Der gereifte Rhodes - schon immer ein herausragender „Storyteller“ am Mikro und im Ring - erzählte fulminant die große Geschichte seiner Jagd nach dem Titel, den auch Vater Dusty nie gewonnen hatte. Seine unglaubliche Energieleistung bei Hell in a Cell 2022, als er über 20 Minuten mit einem gerissenen Brustmuskel und einem riesigen inneren Bluterguss gegen Seth Rollins antrat, vergrößerte die Helden-Aura weiter.
Für Rhodes fügten sich bei WWE auch die Dinge, die er nicht selbst in der Hand hatte: Sein Comeback fiel zusammen mit einem neuen kreativen Hoch bei WWE, begünstigt durch den neuen, von AEW entfachten Konkurrenzdruck. Und den Aufstieg Levesques zum starken Mann und den mittlerweile endgültigen Skandal-Sturz des zuletzt oft erratisch agierendem McMahon.
Zupass kam Rhodes auch der lange Atem, den WWE unter Federführung von Kreativ-Mastermind Paul Heyman (ein Jünger von Codys Vater) in den Aufbau von „Tribal Chief“ Roman Reigns als ultimativen Oberbösewicht steckte.
Die dreieinhalb Jahre lange Schreckensherrschaft von Reigns und seiner Bloodline nährte die Sehnsucht nach Rhodes als weißem Ritter - umso mehr, als WWE 2023 überraschend die riskante und nicht unumstrittene Entscheidung traf, Rhodes das erste große WrestleMania-Match gegen Reigns unfair verlieren zu lassen und auf eine große, ein Jahr lange Rachestory hinzuarbeiten.
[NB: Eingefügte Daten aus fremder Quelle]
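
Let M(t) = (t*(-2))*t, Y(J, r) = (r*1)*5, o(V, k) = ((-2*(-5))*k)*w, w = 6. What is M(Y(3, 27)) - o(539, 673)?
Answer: -76830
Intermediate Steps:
o(V, k) = 60*k (o(V, k) = ((-2*(-5))*k)*6 = (10*k)*6 = 60*k)
Y(J, r) = 5*r (Y(J, r) = r*5 = 5*r)
M(t) = -2*t² (M(t) = (-2*t)*t = -2*t²)
M(Y(3, 27)) - o(539, 673) = -2*(5*27)² - 60*673 = -2*135² - 1*40380 = -2*18225 - 40380 = -36450 - 40380 = -76830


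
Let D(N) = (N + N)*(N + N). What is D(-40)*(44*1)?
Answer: 281600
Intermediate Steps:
D(N) = 4*N**2 (D(N) = (2*N)*(2*N) = 4*N**2)
D(-40)*(44*1) = (4*(-40)**2)*(44*1) = (4*1600)*44 = 6400*44 = 281600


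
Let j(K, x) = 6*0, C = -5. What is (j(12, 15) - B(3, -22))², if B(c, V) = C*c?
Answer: 225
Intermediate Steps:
j(K, x) = 0
B(c, V) = -5*c
(j(12, 15) - B(3, -22))² = (0 - (-5)*3)² = (0 - 1*(-15))² = (0 + 15)² = 15² = 225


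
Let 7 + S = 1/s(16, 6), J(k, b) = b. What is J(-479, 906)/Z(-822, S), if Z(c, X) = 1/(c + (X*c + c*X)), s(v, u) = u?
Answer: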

Bald Blockbuster-Match gegen The Rock?
Die Vorfreude der Fans auf die absehbare Vollendung der Rache wurde groß. So groß, dass WWE auch den zwischenzeitlichen Plan fallen ließ, bei WrestleMania das Mega-Match zwischen Reigns und Dwayne „The Rock“ Johnson dazwischenzuschieben. Als Ikone Rock zurückkehrte, wurde er von zahlreichen Anhängern mit Buhrufen empfangen - und dem Schlachtruf „We want Cody!“
Als Johnson die Kraft der Bewegung spürte, ordnete er sich unter. Und verhalf Rhodes als Feind und „Final Boss“ der Heldenreise zu noch mehr Hype. Vor WrestleMania zog das Quotenhoch von WWE - im Herbst weiter verstärkt durch den nach einem großen Zerwürfnis mit AEW zurückgekehrten Punk - noch mehr an. Der neue WWE-Boom ist mittlerweile klar auch ein Verdienst von Cody, der seinen WWE-Vertrag kürzlich um mehrere Jahre verlängert hat. Innerhalb weniger Jahre hat er die Milliarden-Branche zum zweiten Mal mit auf den Kopf gestellt.
Die große Inszenierung des umjubelten Matches und der anschließenden emotionalen Siegesfeier verdeutlichte, wo WWE Rhodes sieht: Als ebenso großen Star wie Reigns, als Erbe der Giganten wie Cena, Rock, Undertaker, Steve Austin, Hulk Hogan. Ein Blockbuster-Einzelmatch zwischen Rhodes und Rock scheint der nächste Langzeitplan zu sein.